Estimating the same regression for the Conservatives gave the following results:

Being satisfied with the Ford government increased voting intentions for the CPC by 12 points! the SNC-Lavalin affair had the same impact as for the Liberals (just in the opposite direction obviously).

The variable cps19_lr_scale_bef measures the left-right orientation. So right-wing people were more likely to vote CPC. Interestingly, this is not a significant variable for the Liberals or NDP (note: I tweeted yesterday that it was significant for the NDP and not the other two. That was indeed the case with a different regression specification, a simpler one)

Finally, here is for the NDP:

Interesting to see the negative and significant impact of being university educated. You'd think the NDP would do better among this demographic but it really seems that Trudeau is too strong among this group. As for being satisfied with the Ford government, the effect was -6 points and -5 points for SNC (the impact of this variable is very consistent across parties).

So, both stories mattered. What would have happened if the Ford government wasn't that unpopular? Looking across the provinces, the percentage of people satisfied was only 27%! Compared to an average of 54% in the other provinces. Had the Ford government been as popular as the other provincial governments, the coefficients above indicate that the results in Ontario could have been (actual results in bracket):

LPC: 40% (41.3)

CPC: 36.5% (33.1)

NDP: 15.2%

Essentially, the Conservatives would have been 3.4 pts higher, taken from the Liberals and NDP. What impact in terms of seats?

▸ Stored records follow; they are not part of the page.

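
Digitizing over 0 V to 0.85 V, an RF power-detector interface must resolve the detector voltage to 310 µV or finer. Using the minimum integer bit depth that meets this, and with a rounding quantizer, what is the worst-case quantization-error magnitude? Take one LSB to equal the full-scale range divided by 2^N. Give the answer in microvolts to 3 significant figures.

104 µV

Span = 0.85 V.
0.85 V / 310 µV = 2742. Since 2^11 = 2048 and 2^12 = 4096, N = 12.
LSB = 0.85 V ÷ 2^12 = 0.85/4096 V = 207.52 µV.
Max error for round-to-nearest is LSB/2 = 104 µV.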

Hard to say but a quick look with my model would indicate that it could have cost the Liberals between 5 and 10 seats. Not enough to win the GTA or for Scheer to become Premier, but not insignificant either. The impact could be higher if the people not satisfied with Ford were concentrated in the GTA. The CES dataset doesn't allow me to look into that. But it does partially explain why the Tories increased everywhere in Canada except in Quebec (unique situation) and Ontario where they literally did worse, in percentages, than in 2015.

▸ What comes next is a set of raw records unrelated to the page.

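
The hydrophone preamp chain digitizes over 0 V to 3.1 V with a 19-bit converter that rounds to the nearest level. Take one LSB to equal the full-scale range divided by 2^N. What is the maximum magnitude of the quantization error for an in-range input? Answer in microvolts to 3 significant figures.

2.96 µV

Span = 3.1 V.
Step size = 3.1/524288 V = 5.9128 µV.
A rounding quantizer has |error| ≤ LSB/2 = 2.96 µV.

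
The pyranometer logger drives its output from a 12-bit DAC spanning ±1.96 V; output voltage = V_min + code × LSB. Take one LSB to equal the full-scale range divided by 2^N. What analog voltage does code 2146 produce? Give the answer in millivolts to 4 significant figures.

Full-scale range = 1.96 V − (-1.96 V) = 3.92 V. LSB = 3.92 V / 2^12.
V_out = V_min + code × LSB = -1.96 V + 2146 × 3.92 V / 4096
      = -1.96 + 2.05379 = 0.0937891 V.

93.79 mV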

On the other hand, only 15% thought that Trudeau handled SNC-Lavalin well. That likely cost him as much as 5 points! It is quite massive and likely cost him a majority.

Both those estimates are very, very rough and should be taken with a large grain of salt. But I believe they showed that both had a significant impact on the vote in Ontario. Does it mean that Trudeau can now get a majority if people have forgotten SNC-Lavalin? Or that O'Toole can expect gains in Ontario now that Ford is, surprisingly, popular? I wouldn't say so, this is one causal link too far for such a basic analysis.